Mächtiger als es die Russen je sein konnten

Mächtiger als es die Russen je sein konnten

Hat sich das ZDF in der Causa Strepp ähnlich verhalten wie die Bild-Zeitung bei Wulffs Anruf? Hat der zurückgetretene CSU-Sprecher den Öffentlich-Rechtlichen den denkbar größten Gefallen getan? Macht etwas zu behaupten nur dann Spaß, wenn man wirklich etwas zu behaupten hat? Außerdem geht es heute um Hans-Ulrich Jörges, Volker Weidermann, Reinhold Beckmann und Gerhart Baum.
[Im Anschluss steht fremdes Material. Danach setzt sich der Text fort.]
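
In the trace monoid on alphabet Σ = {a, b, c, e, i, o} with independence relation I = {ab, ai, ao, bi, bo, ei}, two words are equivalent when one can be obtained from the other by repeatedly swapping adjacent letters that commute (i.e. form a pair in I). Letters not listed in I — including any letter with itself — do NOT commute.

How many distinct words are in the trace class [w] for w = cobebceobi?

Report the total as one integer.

drop 0:c onto floor
drop 1:o onto {0:c}
drop 2:b onto {0:c}
drop 3:e onto {1:o, 2:b}
drop 4:b onto {3:e}
drop 5:c onto {4:b}
drop 6:e onto {5:c}
drop 7:o onto {6:e}
drop 8:b onto {6:e}
drop 9:i onto {7:o}
ground layer = {0:c}
drop-orders for the pieces not yet dropped (sum over which currently-grounded one goes next):
  1 to go: {8} 1  {9} 1
  2 to go: {7,9} 1  {8,9} 2
  3 to go: {7,8,9} 3
  4 to go: {6,7,8,9} 3
  5 to go: {5,6,7,8,9} 3
  6 to go: {4,5,6,7,8,9} 3
  7 to go: {3,4,5,6,7,8,9} 3
  8 to go: {1,3,4,5,6,7,8,9} 3  {2,3,4,5,6,7,8,9} 3
  if 0:c drops first: 6 orders

6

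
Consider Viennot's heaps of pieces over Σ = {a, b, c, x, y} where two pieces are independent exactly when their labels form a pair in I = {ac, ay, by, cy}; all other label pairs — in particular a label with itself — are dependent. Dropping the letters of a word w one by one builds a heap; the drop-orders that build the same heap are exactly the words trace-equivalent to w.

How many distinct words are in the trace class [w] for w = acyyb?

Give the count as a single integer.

#0=a has no predecessor
#1=c has no predecessor
#2=y has no predecessor
#3=y depends on [2:y]
#4=b depends on [0:a, 1:c]
sources: [0:a, 1:c, 2:y]
N(rest) = Σ N(rest − s) over sources s of rest; N(one piece) = 1:
  size 1 → [3]=1  [4]=1
  size 2 → [0,4]=1  [1,4]=1  [2,3]=1  [3,4]=2
  size 3 → [0,1,4]=2  [0,3,4]=3  [1,3,4]=3  [2,3,4]=3
  first=0(a) contributes 6
  first=1(c) contributes 6
  first=2(y) contributes 8
|[w]| = 20

20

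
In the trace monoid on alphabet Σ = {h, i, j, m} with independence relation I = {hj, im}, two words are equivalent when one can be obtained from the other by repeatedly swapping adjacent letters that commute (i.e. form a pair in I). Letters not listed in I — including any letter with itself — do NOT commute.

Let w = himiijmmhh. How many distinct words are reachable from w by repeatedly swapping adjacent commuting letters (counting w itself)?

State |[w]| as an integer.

piece 0:h — minimal
piece 1:i rests on {0:h}
piece 2:m rests on {0:h}
piece 3:i rests on {1:i}
piece 4:i rests on {3:i}
piece 5:j rests on {2:m, 4:i}
piece 6:m rests on {5:j}
piece 7:m rests on {6:m}
piece 8:h rests on {7:m}
piece 9:h rests on {8:h}
minimal pieces: {0:h}
ways to finish when only these pieces remain (= sum over removing one remaining piece with nothing left below it):
  1 left: {9}→1
  2 left: {8,9}→1
  3 left: {7,8,9}→1
  4 left: {6,7,8,9}→1
  5 left: {5,6,7,8,9}→1
  6 left: {2,5,6,7,8,9}→1  {4,5,6,7,8,9}→1
  7 left: {2,4,5,6,7,8,9}→2  {3,4,5,6,7,8,9}→1
  8 left: {1,3,4,5,6,7,8,9}→1  {2,3,4,5,6,7,8,9}→3
  placing 0:h first → 4 extensions

4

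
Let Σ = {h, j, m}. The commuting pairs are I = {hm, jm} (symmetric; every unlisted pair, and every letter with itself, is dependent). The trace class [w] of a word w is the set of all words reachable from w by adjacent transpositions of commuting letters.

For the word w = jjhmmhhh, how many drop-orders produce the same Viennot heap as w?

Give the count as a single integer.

28

drop 0:j onto floor
drop 1:j onto {0:j}
drop 2:h onto {1:j}
drop 3:m onto floor
drop 4:m onto {3:m}
drop 5:h onto {2:h}
drop 6:h onto {5:h}
drop 7:h onto {6:h}
ground layer = {0:j, 3:m}
drop-orders for the pieces not yet dropped (sum over which currently-grounded one goes next):
  1 to go: {4} 1  {7} 1
  2 to go: {3,4} 1  {4,7} 2  {6,7} 1
  3 to go: {3,4,7} 3  {4,6,7} 3  {5,6,7} 1
  4 to go: {2,5,6,7} 1  {3,4,6,7} 6  {4,5,6,7} 4
  5 to go: {1,2,5,6,7} 1  {2,4,5,6,7} 5  {3,4,5,6,7} 10
  6 to go: {0,1,2,5,6,7} 1  {1,2,4,5,6,7} 6  {2,3,4,5,6,7} 15
  if 0:j drops first: 21 orders
  if 3:m drops first: 7 orders
heap linearizations: 28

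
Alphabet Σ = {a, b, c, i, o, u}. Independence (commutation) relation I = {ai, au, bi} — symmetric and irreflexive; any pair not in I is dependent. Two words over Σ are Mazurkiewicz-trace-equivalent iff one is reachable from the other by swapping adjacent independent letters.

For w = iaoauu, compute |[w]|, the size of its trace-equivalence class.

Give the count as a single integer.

6

#0=i has no predecessor
#1=a has no predecessor
#2=o depends on [0:i, 1:a]
#3=a depends on [2:o]
#4=u depends on [2:o]
#5=u depends on [4:u]
sources: [0:i, 1:a]
N(rest) = Σ N(rest − s) over sources s of rest; N(one piece) = 1:
  size 1 → [3]=1  [5]=1
  size 2 → [3,5]=2  [4,5]=1
  size 3 → [3,4,5]=3
  size 4 → [2,3,4,5]=3
  first=0(i) contributes 3
  first=1(a) contributes 3
|[w]| = 6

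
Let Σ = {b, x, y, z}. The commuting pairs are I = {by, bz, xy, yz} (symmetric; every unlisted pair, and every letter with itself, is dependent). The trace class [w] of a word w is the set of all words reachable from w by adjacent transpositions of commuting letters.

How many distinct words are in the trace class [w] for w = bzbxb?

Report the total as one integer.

3

#0=b has no predecessor
#1=z has no predecessor
#2=b depends on [0:b]
#3=x depends on [1:z, 2:b]
#4=b depends on [3:x]
sources: [0:b, 1:z]
N(rest) = Σ N(rest − s) over sources s of rest; N(one piece) = 1:
  size 1 → [4]=1
  size 2 → [3,4]=1
  size 3 → [1,3,4]=1  [2,3,4]=1
  first=0(b) contributes 2
  first=1(z) contributes 1
|[w]| = 3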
„Vergesst Parteitage und die Vorstellung des neuen iPhones. Solche Massenveranstaltungen bringen abseits von Verlautbarung keinen Effekt.“ So lautete einer von „acht mehr oder minder kategorischen Imperativen“ bzw. Journalismusverbesserungsvorschlägen, die Hans Hoff vor rund drei Wochen für das Medienmagazin journalist aufgeschrieben hat.

Zurückgetreten ist nun bekanntlich jener CSU-Kommunikator, der am Sonntag einem Redakteur der Sendung „heute“ nahelegte, einen ganz bestimmten Parteitag zu vergessen, nämlich einen der Konkurrenz. Vielerorts erscheinen zum Abgang Hans Michael Strepps jeweils eine Handvoll Artikel, die FAZ beispielsweise berichtet auf den ersten beiden Seiten, auf Seite 10 kommentiert Herausgeber Berthold Kohler, und auf der Medienseite ist natürlich Michael Hanfeld zur Stelle. Die SZ, die die ganze Causa in Gang bringen durfte (siehe Altpapier), kommentiert online gleich zweifach - hier und hier -, und in der Print-Ausgabe ist der Rücktritt natürlich das Thema des Tages auf Seite 2. Dort macht Detlef Esslinger das Ausmaß der Einflussnahme klar:

„Der Pressesprecher der Christsozialen hat nicht nur einmal, sondern viermal versucht, Einfluss auf die Berichterstattung von ARD und ZDF zu nehmen.“

Konkret: Schon vor dem Anruf bei „heute“ gingen zwei SMS raus, eine davon an den stellvertretenden ZDF-Chefredakteur Elmar Theveßen. Auch ein ARD-Mann bekam eine Kurznachricht. Der Wortlaut der SMS-Nachrichten ist bisher noch nicht bekannt, aber die Investigativjournalisten der Republik dürften diesbezüglich bereits schwer am Schuften sein.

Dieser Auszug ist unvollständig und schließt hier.